Mark Miller, a documentary filmmaker for Discovery Channel and Animal Planet, agrees.

"In what other big city in Canada do people live with back fences that back right onto a park?" he says. "We're in the faces of animals all the time. And as a result of that interface and sometimes conflict, they're a major part of the fabric of our community."

Of small communities too, Miller adds, but in those communities the ethos is different. Animals aren't sentimentalized in such places; they're used and, in some cases, abused.

But that doesn't explain the apathy of such places as Toronto. Woodyer offers this explanation: "I think that in Toronto and Montreal, there is such a strong focus on money that that supersedes everything, including the suffering of animals."

SPIRITUALITY

But of everyone interviewed for this piece, it was only Mark Wexler, a professor of ethics at Simon Fraser University, who was prepared to provide anything close to answers.

He explains our fascination and forwardness with animals as an expression of spirituality in an environment where organized religion holds much less sway than it does in other parts of the world.

"Here in Vancouver, for whatever reason, we have less formal religion and more spirituality, particularly around the reverence of nature," he says. "In other words, we're friendly towards nature and we're friendly towards animals.

"This is not to say people who belong to formal religions don't have pets and aren't nice to them. But they have an outlet for that spirituality in their church. That is the way they outlet their spirituality."

Here and in other cities in Cascadia, specifically Seattle and Portland he says, it's in a reverence for nature that we express our spirituality.

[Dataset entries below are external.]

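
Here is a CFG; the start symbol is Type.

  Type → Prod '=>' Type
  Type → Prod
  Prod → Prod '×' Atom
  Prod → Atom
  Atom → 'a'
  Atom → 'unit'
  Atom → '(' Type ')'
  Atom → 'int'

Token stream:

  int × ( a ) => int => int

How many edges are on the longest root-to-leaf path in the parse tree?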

"We see in animals and in the way we treat them a perception of our own loving kindness."

And this is particularly true in cities, Wexler says. "The more you're cut off from [animals], the more you see them as an attachment to nature and the land.

"If we were farmers, we wouldn't support cruelty to animals, but we'd have a different tolerance of it. As urban people we have a lower tolerance for cruelty because we beatify nature, and animals become a target of that beatification."

Also, because animals never deserve the ill treatment they receive, they are easy to politicize, Wexler says. "They represent a very clear notion of what's good and what's evil. The evil being that animals don't have control over their destiny, but we do."

Finally, animal issues are fairly easy to resolve legislatively, he says.